In 1954 in San Francisco, Ginsberg met Peter Orlovsky, a young man of 21 with whom he fell in love and who remained his life-long lover, and with whom he eventually shared his interest in Tibetan Buddhism.
Also in San Francisco Ginsberg met members of the San Francisco Renaissance and other poets who would later be associated with the Beat Generation in a broader sense.
He met Michael McClure at a W. H. Auden reading where they struck up a conversation about William Blake. McClure was planning a poetry reading at the Six Gallery where Robert Duncan's play Faust Foutu had previously been performed. But McClure handed the duties off to Ginsberg. Ginsberg advertised the event as 'Six Poets at the Six Gallery'. One of the most important events in Beat mythos, known simply as 'The Six Gallery reading' took place on October 7, 1955. The event, in essence, brought together the East and West Coast factions of the Beat Generation. Of more personal significance to Ginsberg: that night was the first public reading of Howl, a poem that brought world-wide fame to Ginsberg and many of the poets associated with him.
Ginsberg's principal work, Howl, is well-known to many for its opening line: 'I saw the best minds of my generation destroyed by madness.' Howl was considered scandalous at the time of its publication due to the rawness of its language, which is frequently explicit. Shortly after its 1956 publication by San Francisco's City Lights Bookstore, it was banned for obscenity. The ban became a cause célèbre among defenders of the First Amendment, and was later lifted after a judge declared the poem to possess redeeming social importance.
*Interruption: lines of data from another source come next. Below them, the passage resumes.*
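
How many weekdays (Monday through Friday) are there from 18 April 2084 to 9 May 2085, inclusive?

18 April 2084 is a Tuesday.
That's 387 days from start to end, counting both.
387 = 7 × 55 + 2, so there are 55 full weeks plus 2 extra days.
Each full week contributes 5 weekdays (Mon–Fri): 55 × 5 = 275.
The 2 extra days are Tuesday, Wednesday — 2 of them qualify.
Total: 275 + 2 = 277.

277 weekdays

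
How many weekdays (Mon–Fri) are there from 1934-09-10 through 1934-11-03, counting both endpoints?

1934-09-10 is a Monday.
The range spans 55 days (inclusive of both endpoints).
55 = 7 × 7 + 6, so there are 7 full weeks plus 6 extra days.
Each full week contributes 5 weekdays (Mon–Fri): 7 × 5 = 35.
The 6 extra days are Monday, Tuesday, Wednesday, Thursday, Friday, Saturday — 5 of them qualify.
Total: 35 + 5 = 40.

40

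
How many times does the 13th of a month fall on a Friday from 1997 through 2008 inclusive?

19

Friday-the-13ths by year:
1997: Jun
1998: Feb, Mar, Nov
1999: Aug
2000: Oct
2001: Apr, Jul
2002: Sep, Dec
2003: Jun
2004: Feb, Aug
2005: May
2006: Jan, Oct
2007: Apr, Jul
2008: Jun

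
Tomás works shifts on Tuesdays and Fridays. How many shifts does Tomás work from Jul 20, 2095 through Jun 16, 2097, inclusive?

Jul 20, 2095 is a Wednesday.
That's 698 days from start to end, counting both.
698 = 7 × 99 + 5, so there are 99 full weeks plus 5 extra days.
Each full week contributes 2 days from the set (Tue, Fri): 99 × 2 = 198.
The 5 extra days are Wed, Thu, Fri, Sat, Sun — 1 of them qualifies.
Total: 198 + 1 = 199.

199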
Though 'Beat' is most accurately applied to Ginsberg and his closest friends (Corso, Orlovsky, Kerouac, Burroughs, etc.), the term 'Beat Generation' has become associated with many of the other poets Ginsberg met and became friends with in the late 1950s and early 1960s. A key feature of this term seems to be a friendship with Ginsberg. (Friendship with Kerouac or Burroughs might also apply, but both writers later strove to disassociate themselves from the name 'Beat Generation') Part of the dissatisfaction with the term 'Beat Generation' came from the mistaken identification of Ginsberg as the leader. Ginsberg never claimed to be the leader. He did, however, claim many of the writers with whom he had become friends in this period shared many of the same intentions and themes.
Later in his life, Ginsberg formed a bridge between the beat movement of the 1950s and the hippies of the 1960s, befriending, among others, Timothy Leary, Ken Kesey, Rod McKuen, and Bob Dylan.
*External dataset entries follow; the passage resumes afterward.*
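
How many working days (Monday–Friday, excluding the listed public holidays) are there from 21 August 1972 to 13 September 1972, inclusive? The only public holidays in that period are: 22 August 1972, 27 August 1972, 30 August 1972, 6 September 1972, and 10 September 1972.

15

21 August 1972 is a Monday.
The range spans 24 days (inclusive of both endpoints).
24 = 7 × 3 + 3, so there are 3 full weeks plus 3 extra days.
Each full week contributes 5 weekdays (Mon–Fri): 3 × 5 = 15.
The 3 extra days are Monday, Tuesday, Wednesday — 3 of them qualify.
Total: 15 + 3 = 18.
Holidays: 22 August 1972 (Tue); 27 August 1972 (Sun); 30 August 1972 (Wed); 6 September 1972 (Wed); 10 September 1972 (Sun).
3 of the 5 holidays fall on weekdays; the rest are weekends and were already excluded.
Business days: 18 − 3 = 15.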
Ginsberg's willingness to talk about taboo subjects is what made him a controversial figure in the conservative 1950s and a significant figure in the 1960s. But Ginsberg continued to broach controversial subjects throughout the 1970s, '80s, and '90s.
One contribution that is often considered his most significant and most controversial was his openness about homosexuality, including his love of youths. Ginsberg was an early proponents of freedom for men who loved other men, having already in 1943 discovered within himself 'mountains of homosexuality'. He expressed this desire openly and graphically in his poetry. He also struck a note for gay marriage by listing Peter Orlovsky, his lifelong companion, as his spouse in his Who’s Who entry. Later homosexual writers saw his frank talk about homosexuality as an opening to speak more openly and honestly about something often before only hinted at or spoken of in metaphor.
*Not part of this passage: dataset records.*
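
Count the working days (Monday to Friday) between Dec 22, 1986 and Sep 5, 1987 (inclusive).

185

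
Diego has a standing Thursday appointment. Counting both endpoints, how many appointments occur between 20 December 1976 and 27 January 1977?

6

20 December 1976 is a Monday.
That's 39 days from start to end, counting both.
39 = 7 × 5 + 4, so there are 5 full weeks plus 4 extra days.
Each full week contributes one Thursday: 5 so far.
The 4 extra days are Monday, Tuesday, Wednesday, Thursday — 1 of them qualifies.
Total: 5 + 1 = 6.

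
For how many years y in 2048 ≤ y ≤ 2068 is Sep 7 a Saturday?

Day of week of September 7 in each year:
2048: Mon, 2049: Tue, 2050: Wed, 2051: Thu, 2052: Sat ✓, 2053: Sun, 2054: Mon, 2055: Tue, 2056: Thu, 2057: Fri, 2058: Sat ✓, 2059: Sun, 2060: Tue, 2061: Wed, 2062: Thu, 2063: Fri, 2064: Sun, 2065: Mon, 2066: Tue, 2067: Wed, 2068: Fri
Saturdays: 2052, 2058.

2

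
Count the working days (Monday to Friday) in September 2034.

2034-09-01 is a Friday.
From 2034-09-01 to 2034-09-30 is 30 days inclusive.
30 = 7 × 4 + 2, so there are 4 full weeks plus 2 extra days.
Each full week contributes 5 weekdays (Mon–Fri): 4 × 5 = 20.
The 2 extra days are Fri, Sat — 1 of them qualifies.
Total: 20 + 1 = 21.

21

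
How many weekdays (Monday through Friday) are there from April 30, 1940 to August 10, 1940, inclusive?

74

April 30, 1940 is a Tuesday.
The range spans 103 days (inclusive of both endpoints).
103 = 7 × 14 + 5, so there are 14 full weeks plus 5 extra days.
Each full week contributes 5 weekdays (Mon–Fri): 14 × 5 = 70.
The 5 extra days are Tuesday, Wednesday, Thursday, Friday, Saturday — 4 of them qualify.
Total: 70 + 4 = 74.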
Also, in writing about sexuality in graphic detail and in his frequent use of language seen as indecent he challenged — and ultimately changed — obscenity laws. He was a staunch supporter of others whose expression challenged obscenity laws (William S. Burroughs and Lenny Bruce, for example).
He continuously attempted to force the world into a dialogue about controversial subjects because he thought that no change could be made in a polite silence.
Allen Ginsberg died on April 5, 1997, surrounded by family and friends in his East Village loft in New York City. He succumbed to liver cancer via complications of hepatitis. He was 70 years old.